HC Deb 07 July 1876 vol 230 cc1134-5
MR. RAMSAY

asked the Secretary of State for the Home Department, Whether his attention has been called to the evidence (as reported in the "Scotsman" newspaper of 9th June) given by the proprietor of a private lunatic asylum in Musselburgh, when he was examined as a witness in an action in the Court of Session, and stated that business men had been put into his asylum to avoid the Bankruptcy Court, and ministers to avoid trial by their Presbyteries; and, if so, whether he can give any information regarding such statement, or the grounds on which it was made?

THE LORD ADVOCATE

Sir, my right hon. Friend the Home Secretary has requested me to answer this Question, because the inquiries were made under my direction. The statements made by the witness referred to in the Question have been the subject of a very thorough investigation by the Commissioners of Lunacy in Scotland. On being referred to for the cases to which he had alluded, Chalmers, the proprietor of the private lunatic asylum, gave to the Commissioners two cases, one that of a tailor in Edinburgh, and the other that of a former minister of the Established Church of Scotland. The names are at the service of my hon. Friend the Member for Falkirk if he wishes for them.

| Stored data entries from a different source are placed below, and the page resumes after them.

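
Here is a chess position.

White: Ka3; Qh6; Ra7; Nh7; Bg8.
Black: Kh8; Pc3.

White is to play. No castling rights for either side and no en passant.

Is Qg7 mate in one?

yes

After Qg7: black king on h8; in check: yes, from the white queen on g7.
King squares — g7: attacked by Ra7; h7: attacked by Qg7; g8: attacked by Qg7.
Black has no legal moves → checkmate.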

The first case occurred in December 1863, and the person concerned was admitted to the asylum on certificates of insanity granted by Dr. John Smith and the late Mr. Charles Sidey, both of Edinburgh. Dr. Smith has long enjoyed the reputation of being one of the highest authorities in matters of lunacy in Scotland. Mr. Sidey was a well-known and most respectable practitioner in Edinburgh. Dr. Sanderson, the medical attendant of Mr. Chalmers' private asylum, in answer to the Lunacy Commissioners, has emphatically declared that he never had the least suspicion that the person referred to was improperly admitted. He was detained till May, 1864. The proceedings in the Bankruptcy Court have been searched, and they contain no allusion whatever to anything discreditable on the part of the bankrupt, or anything to justify the statement that he had been put into the asylum to avoid the Bankruptcy Court. In regard to the case of the minister, the order for his detention was made in April, 1871, on certificates of insanity granted by two medical gentlemen, one of whom was Dr. W. A. E. Browne, who was formerly one of the Commissioners of Lunacy in Scotland, and whose opinion on a question of insanity is entitled to the greatest respect. The minister still remains in an asylum, and the Commissioners of Lunacy, who are well acquainted with his case, have no doubt that he was properly placed under restraint. The Report of the Commissioners concluded thus— The Commissioners themselves have never had the smallest reason to suspect the good faith of any medical man in granting certificates of insanity, and the evidence given by Mr. Chalmers can only be accounted for as due to the imperfect acquaintance of a man untrained in medicine with the manifold aspects which the malady presents itself.